Premise (I don't know if anyone shares this sense of urgency, but it's an important topic):   What the web needs most urgently, among all of the things web development is faced with, is a consistent architectural approach to security, privacy, identity, and related topics.   What we have now is a chaos of competing and often inconsistent technical proposals, in a context where there are tremendous market forces between ICANN, DNS providers, security companies, social networking companies, search engines, all of whom may be well intentioned but who have a vested interest in retaining and increasing some part of their ownership of the space of identity and control.  Along the way, we have related battles about rights, copyright, rights management, and so forth.

The reason why this is more urgent than most other topics is that those who want to work and play and do business on the web are faced with an array of, for lack of a better phrase, "evil doers" - those who would create spam, phishing, security exploits, and use the disparity and inconsistency between independently developed security and identity systems to do so.  We can wait for dancing hyperlinked smell-o-vision to work itself out.

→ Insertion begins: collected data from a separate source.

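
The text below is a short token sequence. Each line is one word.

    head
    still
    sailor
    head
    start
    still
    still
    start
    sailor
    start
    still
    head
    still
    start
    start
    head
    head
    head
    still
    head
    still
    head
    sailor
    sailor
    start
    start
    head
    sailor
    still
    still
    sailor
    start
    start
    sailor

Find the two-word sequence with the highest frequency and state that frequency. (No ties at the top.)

"head still", 4 times

Bigram frequencies (highest first):
  head still: 4
  sailor start: 3
  still head: 3
  start start: 3
  still sailor: 2
  start still: 2
  … (10 more, each ≤ 2)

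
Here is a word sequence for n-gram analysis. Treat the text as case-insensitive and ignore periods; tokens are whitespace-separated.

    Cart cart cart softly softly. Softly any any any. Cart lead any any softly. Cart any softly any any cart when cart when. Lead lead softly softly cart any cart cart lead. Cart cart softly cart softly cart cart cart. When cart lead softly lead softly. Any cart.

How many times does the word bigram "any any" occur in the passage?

4

Scanning the 47 overlapping bigram windows for "any any":
  position 7–8: any any
  position 8–9: any any
  position 12–13: any any
  position 18–19: any any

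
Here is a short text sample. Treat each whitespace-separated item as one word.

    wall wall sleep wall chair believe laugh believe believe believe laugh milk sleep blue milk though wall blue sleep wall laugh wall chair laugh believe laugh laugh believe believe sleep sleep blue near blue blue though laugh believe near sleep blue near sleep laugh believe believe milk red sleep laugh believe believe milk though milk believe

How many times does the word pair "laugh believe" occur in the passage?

Scanning the 55 overlapping bigram windows for "laugh believe":
  position 7–8: laugh believe
  position 24–25: laugh believe
  position 27–28: laugh believe
  position 37–38: laugh believe
  position 44–45: laugh believe
  position 50–51: laugh believe

6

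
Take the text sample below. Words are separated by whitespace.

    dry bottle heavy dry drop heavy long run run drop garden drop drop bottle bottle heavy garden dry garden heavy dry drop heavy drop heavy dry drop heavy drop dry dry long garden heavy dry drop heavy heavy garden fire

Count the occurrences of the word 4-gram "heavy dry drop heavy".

4

Scanning the 37 overlapping 4-gram windows for "heavy dry drop heavy":
  position 3–6: heavy dry drop heavy
  position 20–23: heavy dry drop heavy
  position 25–28: heavy dry drop heavy
  position 34–37: heavy dry drop heavy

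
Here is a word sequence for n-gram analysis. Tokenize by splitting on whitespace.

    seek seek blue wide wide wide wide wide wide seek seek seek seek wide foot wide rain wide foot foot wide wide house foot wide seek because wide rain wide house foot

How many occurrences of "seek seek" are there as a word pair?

Scanning the 31 overlapping bigram windows for "seek seek":
  position 1–2: seek seek
  position 10–11: seek seek
  position 11–12: seek seek
  position 12–13: seek seek

4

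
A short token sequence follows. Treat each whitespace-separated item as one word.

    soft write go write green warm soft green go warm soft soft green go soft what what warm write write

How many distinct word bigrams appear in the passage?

20 tokens → 19 bigram windows in total.
Repeated bigrams (each contributes count−1 duplicates):
  green go: 2
  soft green: 2
  warm soft: 2
3 duplicate windows → 19 − 3 = 16 distinct.

16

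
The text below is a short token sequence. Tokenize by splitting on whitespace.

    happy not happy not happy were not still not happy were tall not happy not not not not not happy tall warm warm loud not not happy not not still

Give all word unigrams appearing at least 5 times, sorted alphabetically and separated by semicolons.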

We can't wait on security.

For the TAG to be able to effectively contribute to the solution rather than to the problem, in my opinion, what the TAG needs most in terms of membership more expertise in security, privacy, protocol design. ((I am not a security expert, but I feel like I play one on the TAG.))

During the last TAG election, I did try to solicit nominations for TAG membership with those skills. I didn't ask individual candidates - I asked W3C AC reps (who are authorized to nominate members) who also participate in IETF, pointing out the need.  I think it would be also useful to have more TAG members familiar with IETF protocols, documents, and architecture, as many of the security and identity protocols are developed in IETF.

I didn't come up with anyone willing to nominate anyone, or willing to run.

It sounds nice to say that you want to offer more "open" discussion during TAG elections. But as with most things, every perceived benefit also has a cost.


 *   Making TAG elections more like the political election circus, full of innuendo and character assassination, doesn't seem like it would increase the attractiveness.    To be honest, I don't know for certain whether asking candidates to post a public statement or participate in pre-election discussions would be somehow put off, but I think so. The TAG deep-ending on other issues might also be part of the issue.


 *   Statements made during the election period should carry less weight, not more, than someone's record as a participant in open standards deliberations.  Those who want to know about candidate Carvalho for the TAG can look at the public mail archive:

http://www.w3.org/Search/Mail/Public/search?keywords=&hdr-1-name=from&hdr-1-query=Carvalho&index-grp=Public_FULL&index-type=g&type-index=

and can see contributions over the years, at least in W3C.